The dear, grand hearts even arranged to pay the taxes directly on their award to me, so that I cleared the whole $50,000. They invited me to rent formal clothes and attend their annual award banquet in New York at their expense. I would have been a hell of a curiosity—a bandaged twig in a tuxedo—but I couldn’t make it. So they sent me their check anyway, express mail, fully insured, with a number on it. They arranged to have my picture taken holding it up in my bed. At the ceremony in New York, Mayor Bloomberg accepted the award in my name and said a few nice things about how some big stories could happen—even far out in the boonies, away from the
show
.

And that check—$50,000 it read! Fifty thousand clams—and it was the
real goods.
What does a poor, old, half-melted Klondike like me do with that kind of dough? I hadn’t figured that out yet. But I didn’t want to just stick it in some bank account. I wanted to take care of that dough myself, all those crinkly bills—I wanted to riffle them through my fingers—maybe once a month, and then hide them away again. Why should I give the wad to some bank bozo in a three-piece suit to punch in as numbers into his computer?

When the UPS guy brought the check to the hospital and asked me to sign and verify receipt, I recognized him from around town. This guy had never paid
any
attention to me before.

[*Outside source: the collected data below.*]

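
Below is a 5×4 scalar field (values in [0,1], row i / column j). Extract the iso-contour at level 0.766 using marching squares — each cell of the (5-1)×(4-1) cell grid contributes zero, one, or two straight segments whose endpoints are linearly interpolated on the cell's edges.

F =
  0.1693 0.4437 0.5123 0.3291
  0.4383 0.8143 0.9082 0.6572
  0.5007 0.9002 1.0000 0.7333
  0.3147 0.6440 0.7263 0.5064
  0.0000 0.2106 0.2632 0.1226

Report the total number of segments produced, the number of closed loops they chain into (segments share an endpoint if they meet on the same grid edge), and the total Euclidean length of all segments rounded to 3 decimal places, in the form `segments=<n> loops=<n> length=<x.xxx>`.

segments=8 loops=1 length=6.849

cell (0,0): code 0100 → (0.870,1.000)–(1.000,0.872)
cell (0,1): code 1100 → (0.641,2.000)–(0.870,1.000)
cell (0,2): code 1000 → (1.000,2.567)–(0.641,2.000)
cell (1,0): code 0110 → (1.000,0.872)–(2.000,0.664)
cell (1,2): code 1001 → (2.000,2.877)–(1.000,2.567)
cell (2,0): code 0010 → (2.000,0.664)–(2.524,1.000)
cell (2,1): code 0011 → (2.524,1.000)–(2.855,2.000)
cell (2,2): code 0001 → (2.855,2.000)–(2.000,2.877)
total: 8 segments, chained into 1 closed loop(s), length Σ = 6.848865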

One time I’d tried to tell him a life and he ignored me. But now you’d have thought I was the latest deluxe pizza. He even arranged to have his picture taken with me. When everybody was gone I just stuck the envelope in the drawer of my bed stand for a while and didn’t talk to anybody about it—not even the Empress Theodora. More on this in a little while.

Later, when I got out of the hospital, I took the check to the little bank in Soldiers Grove and told them I wanted to cash it. Everybody stepped out of their glass cubicles to look at me like I was bananas. The bank director invited me to come into his office and had a quiet chat with me. He had all kinds of fancy ideas about how I could invest it or deposit it. But I insisted on the cash, and finally they agreed to do this for a small handling fee. It took them a few days to produce all that lettuce—500 one-hundred-dollar bills—that’s how I wanted it; but eventually they came up with the whole load and I handed over the endorsed check.

I didn’t know how to act as they counted out all that cash for me. When they had finished, I was numb. I asked, “Can you give me a paper bag?” They gave me a couple of big envelopes. My hands felt like they were burning when I took up all that moolah. I took the fat envelopes back to my room in the rest home and took a nap beside the cash; finally I stuffed it into two big old sweat socks, put them under my mattress and started trying to forget about them.

But that would be many weeks later. There was a pretty nurse who had the afternoon swing at the hospital. I’ve always been sort of flustered by women, but this one was so nice; just looking at her helped to warm me out of the permafrost. I’d wake up from one of my naps and there she’d be, her beautiful face, as she gave me some kind of treatment, tapping my IV tubes with her fingernail, or giving me pills to take. I’d never learned how to flirt—but I thought maybe I could learn with her. It was best when she was taking my pulse and holding my wrist.

I always wanted to give her a life to think about. That’s what I do best. I could think of a hundred beautiful women she resembled, but I had to get it just right. Finally I said to her, “I’m trying to figure out who you look like-—maybe Désirée Clary, or Elinor Wylie. Is it Vera Hruba Ralston or Sigrid Hjertén?” I meant to flatter her, but she didn’t know any of these names. She gave me her wonderful smile, though, and that was very nice.

Was I flirting okay? I wasn’t sure, but I was trying hard to learn.

Another kind of young woman showed up by my bed one day with a clipboard; maybe she was twenty years old, but she acted like she was running the whole show. She looked kind of snippy like Bette Davis, but if I’d told her this she wouldn’t have known who I was talking about. Anyway, she was too snooty to be given a life. I had no desire to flirt with this woman.